Hello Guyz !
Just wanted to share a recent experience where we loose more than 1 To of auxiliary files (~2000 jobs), if this can avoid this for anyone of you
We recently begin a new production where our 3dsmax files (our primary activity) increased in size significantly ( 200-500 Mo each).
So we had to move all of submitted jobs from our standard repository place (1To SSD) to a stronger location ( VNX storage).
Thanks Deadline, this case has been planned.
So on a Testing repository i’ve tried to submit some jobs after activated Auxiliary alternate path.
Every think works fine so i decided to activate it on our main repo.
First mistake, i manually made the job copy from repo\path to alternate\path while it looks like it is deadline which is managing it. So has soon as i’ve activated it, the folder was clean… first stress !
I didn’t find any information in Doc about how it is managed :
Which machine is doing the copy ? when ? is there’s a priority ( creation time or priority or next to be dequeue ?..)
By the way, i wanted to avoid a network rush be copying jobs before enabling it, this was a fail.
I also wanted to have an activity recovery fast, and has my jobs where delete, i had some problems of jobs didn’t find because not yet in the alternate path.
#1 - would be nice to have more deep informations about how those copy are managed.
By the way, few hours after, the activity was stabilized and working fine.
No more space problems, except that now all slave must have access to the new path, but without mounting a network path (for obvious security reasons)
2 - could you add an authentification logging informations or use mapped paths to force all slave to access the auxiliary path ?
And last important mistake i’ve forgot, in my secondary testing repo, to delete the path to auxiliary files (which was the same path)
So, 2 weeks after the transition, we create activity on this 2nd repo (for testing another thing) and this had for consequences to immediate clean the auxiliary folder (has my 2nd repo only got 3 or 4 jobs).

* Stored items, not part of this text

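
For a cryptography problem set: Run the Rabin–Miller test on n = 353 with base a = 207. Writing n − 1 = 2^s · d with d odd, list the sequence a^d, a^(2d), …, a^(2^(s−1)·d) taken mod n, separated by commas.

311, 352, 1, 1, 1

n − 1 = 352 = 2^5 · 11, so s = 5 and d = 11.
x_0 = 207^11 mod 353 = 311.
x_1 = 311^2 mod 353 = 352.
x_2 = 352^2 mod 353 = 1.
x_3 = 1^2 mod 353 = 1.
x_4 = 1^2 mod 353 = 1.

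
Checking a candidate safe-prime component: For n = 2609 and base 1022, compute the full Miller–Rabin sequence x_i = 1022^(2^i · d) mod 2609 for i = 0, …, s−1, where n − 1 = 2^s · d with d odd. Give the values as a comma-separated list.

1528, 2338, 389, 2608

n − 1 = 2608 = 2^4 · 163, so s = 4 and d = 163.
x_0 = 1022^163 mod 2609 = 1528.
x_1 = 1528^2 mod 2609 = 2338.
x_2 = 2338^2 mod 2609 = 389.
x_3 = 389^2 mod 2609 = 2608.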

We loose near to 1To of max files in seconds, corresponding to about 2k jobs.
Luckily, we were in a slack period, so we didn’t loose too many worktime / rendertime. We just re-submit the jobs that weren’t finished.
But how the hell a 3 jobs repo get overrides over my main repo when they were both pointing to the same path ?
#3 - how can we had security about massive file dropping after a desynchro between DB & repository ?
Now we have entered in a full production submitions and i’d like to be SURE that i won’t lost all job done by graphistes.
How can I, as overall administrator, receive notification (like repository space control ) or massive job deletion ?
Thanks !
-p-